At the same time, I definitely have my reservations about the diminishing returns of the creative model as well. KevJumba’s episodes (the aforementioned SAT skit and the strip pole competition with Harry Shum Jr) feel a bit out of place, precisely because they deal in a warmer, more chillaxed aesthetic, where the Keynote graphics and voiceover effects actually feel like strengths, and not outtakes from an internet children’s show. Does that reveal some kind of weird nostalgia for YouTube 1.0 and the bedraggled (in some cases, literally) singer-songwriter on my part? Perhaps. But does a mock-glowering Sung Kang and Randall Park being Randall Park (Free Randall Park!) really constitute a bananapocalypse? Or is the YOMYOMF channel simply setting itself up for a soft landing before the training wheels get taken off?

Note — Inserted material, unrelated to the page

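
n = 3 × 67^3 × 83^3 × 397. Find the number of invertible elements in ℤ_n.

φ(204819096815871) = 204819096815871 · (1 − 1/3) · (1 − 1/67) · (1 − 1/83) · (1 − 1/397)
       = 204819096815871 · 4286304/6623151 = 132552755321184.

132552755321184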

As the saying goes, your mileage may vary. But to me, there’s an even simpler explanation. The KevJumba videos, and to a lesser extent, the idea for a curated short film series, breach the gap successfully because they’re willing to indulge some kind of aspirational arc, no matter how downright hokey it is or may appear to be. Sure, “aspiring” to be a pole dancer or a SAT savant is Kevin Wu’s not-so-subtle way of poking fun at Asian American stereotypes but as Brian pointed out, probing around the complicated forces that go into creating an identity in the first place can certainly make for both interesting art and instant (not to mention commodifiable) gratification. If the YOMYOMF channel wants to truly start a bananapocalypse, it should sell Asian Americans on a movement whose impact can be measured with more than just subscriptions.